Note: The Rootsweb Mailing Lists will be shut down on April 6, 2023. (More info)
RootsWeb.com Mailing Lists
Total: 1/1
    1. [IRISH-AMER] Galway -- Connemara ponies - Bartley O'SULLIVAN (1939)
    2. Jean R.
    3. SNIPPET: Historians say that today's Connemara pony is descended from steeds originally brought to Ireland in the 4th century B.C by Celts, who used them to pull chariots. In fact, per article with many charming photos in the March-April 2006 issue of Dublin's "Ireland of the Welcomes" magazine, a French chronicler wrote in 1399, after visiting Ireland with KING RICHARD of ENGLAND, that he witnessed native ponies, "scout the hills and valleys more swiftly than deer." Long ago, the Connemara pony was simply a hard-working farm animal that pulled a plough, carried produce to market and its owner to social gatherings and church in the remote and solitary regions in the West of Ireland. And while the Connemara pony may appear similar to other breeds, they tend to be very different because of their (good-natured) temperament, bone structure (particularly their short, sturdy legs) and ability to survive and thrive in the most rugged conditions imaginable. Bartley O'SULLIVAN, longtime Joint Honorary Secretary of the Connemara Breeders' Society, wrote in a 1939 report, "It is a certainty that no other breed, except wild ponies, would survive the conditions which the Connemara pony has had to contend with. In such surroundings, and under those conditions was evolved the Connemara pony breed as known to us today.

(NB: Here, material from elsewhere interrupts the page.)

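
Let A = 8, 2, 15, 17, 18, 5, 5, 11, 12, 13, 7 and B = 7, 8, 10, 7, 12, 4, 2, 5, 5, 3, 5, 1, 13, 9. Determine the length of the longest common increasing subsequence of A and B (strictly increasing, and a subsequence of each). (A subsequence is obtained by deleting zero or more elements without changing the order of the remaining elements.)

A longest common strictly increasing subsequence is 8, 12, 13 (length 3); it appears in order in both A and B, and no longer such subsequence exists.

3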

It is not difficult to account for the wonderful stamina of the breed when we bear in mind the conditions under which it was evolved. Many ponies, even at this present day, (1939) have never been housed and it is certain that this state of affairs was true to a still greater extent in the past. Lying out in all classes of weather, feeling the force of storms blowing in from the Atlantic, with little shelter save that afforded by rock or cave, relying on the rough herbage about them for food, only animals of the hardiest constitution could have survived."